In an effort to motivate and challenge myself as well as to share and show my work with others in (almost) real time, I will post here, every Monday by 11:59 PM, one new piece created that week (allowing myself two weeks off for my honeymoon). When the calendar rolls over to 2011 I will have posted a total of 50 pieces. Whew! No time to chat, gotta get to work!

Sunday, February 21, 2010

Week 8. "Zeus and the Queen Bee" 30"x40"

"A queen bee from Hymettus flew up to Olympus with some fresh honey from the hive as a present to Jupiter, who was so pleased with the gift that he promised to give her anything she liked to ask for. She said she would be very grateful if he would give stings to the bees, to kill people who robbed them of their honey. Jupiter was greatly displeased with this request, for he loved mankind. But he had given his word, so he said that stings they should have. The stings he gave them, however, were of such a kind that whenever a bee stings a man the sting is left in the wound, and the bee dies. Evil wishes, like fowl, come home to roost." Aesop's fable, The Bee and Jupiter as translated by V. S. Vernon Jones.

Monday, February 15, 2010

Week 7. "Plato's Cave" 18"x24" oil on canvas

"Fear is the mind-killer" says Frank Herbert in his Sci-fi classic, Dune. In Plato's allegory of the cave, the people existing within the cave sit facing the walls with a fire burning behind them. They see only the shadows cast on the wall in front of them. One of them eventually escapes and leaves the cave. At first, the sunlight is painful to the eyes but the escapee adapts and for the first time witnesses sunlight, reality.
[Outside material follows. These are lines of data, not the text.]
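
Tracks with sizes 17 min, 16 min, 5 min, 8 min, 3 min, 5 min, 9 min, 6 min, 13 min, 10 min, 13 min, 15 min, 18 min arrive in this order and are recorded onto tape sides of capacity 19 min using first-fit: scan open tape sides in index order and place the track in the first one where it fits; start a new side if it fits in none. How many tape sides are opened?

  17 → side 1 (new)  [load 17/19]
  16 → side 2 (new)  [load 16/19]
  5 → side 3 (new)  [load 5/19]
  8 → side 3  [load 13/19]
  3 → side 2  [load 19/19]
  5 → side 3  [load 18/19]
  9 → side 4 (new)  [load 9/19]
  6 → side 4  [load 15/19]
  13 → side 5 (new)  [load 13/19]
  10 → side 6 (new)  [load 10/19]
  13 → side 7 (new)  [load 13/19]
  15 → side 8 (new)  [load 15/19]
  18 → side 9 (new)  [load 18/19]
9 tape sides opened.

9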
Understanding the importance of the discovery the escapee returns to free the others who, when told about reality, shun the idea. Ever since I heard the allegory of the cave I've been infatuated with it. It readily lends itself to so many different possible interpretations. Plato's interpretation states that the people in the cave represent those without philosophy or education. The ignorant. There is an obvious spiritual aspect to the story as well. I feel that the lynchpin to the allegory is fear, or the overcoming of it. The chains that keep one in the cave are made of fear. Fear is the hysterical scream that tries to convince that truth is not there to be found, that love is a lie and that life has no point. Fear tells me that, even if I'm living in hell, in a horrible lie, at least I'm familiar with it. Often, fear screams all the louder the closer I get to letting it go. I find that eventually fear makes itself ridiculous. The shadows on the wall become obvious, flat and lifeless. I start listening to the whisper that's telling me that there's more...

Monday, February 8, 2010

Week 6. "The Field" 18"x24" oil on canvas

Often, I find that the most difficult thing about a painting is not what to put in, but what to leave out. With every piece I do I am always attempting to make it as universal as possible, meaning I'd like every human, from every part of the earth and of every age to be able to relate to the painting in some way. One of the techniques that I use to achieve this "universality" is to imply objects, people or places, but not to portray them in perfect detail (this also helps me to control what the viewer will focus on most and also, often, to create a sense of movement). Although the face in this piece is in detail, the world in which she inhabits could be anywhere at all; the flowers could be any flowers and the birds could be practically any type. What I'm doing here is asking the viewer to interact with the piece, to use his or her imagination to fill in the blanks. The piece does not tell you that those are roses behind her, but if you have a fondness for roses then that's what they will be. To someone else they may be wildflowers, or tulips, or carnations, or... So, even though the subject is specific, the field could be almost anywhere, it's an archetype, universal.
This is the second and final installment of the "Subject... My Wife" diptych. See Week 4 for the first part, "The Red Room".

Monday, February 1, 2010

Week 5. "Generations" 36"x48" oil on canvas

One of the things I hope to accomplish this year, while I push myself to finish a painting a week, is to create a series of work using "Icon of Nature, Part II" (see week 1 in this blog) as a starting point. This idea was foremost in my thought as I sought out what to paint for this week. What happened was that this image, almost fully fledged, appeared in my mind's eye and more or less demanded to be let out. I sketched it out and then turned it into a painting. There are some things that are similar to "Icon...partII" and some very real differences. The palette and the technique are the same. However, the figure in "Icon..." is practically godlike. She is of human dimensions and larger than life. She is serene in the midst of the cycles of life swirling around her. Here, however, the figures are very human. They are frail, small and subject to the passage of time. The earth around them seems to have become an ocean none too peaceful, but they seem to be on solid ground for the moment. Rain is coming soon or has just passed. Still, theirs' is a beautiful world. There is sunshine. Whatever may be in their past or in their future, they are able to enjoy the now. Shall they squirrel away their nuts or try for the light?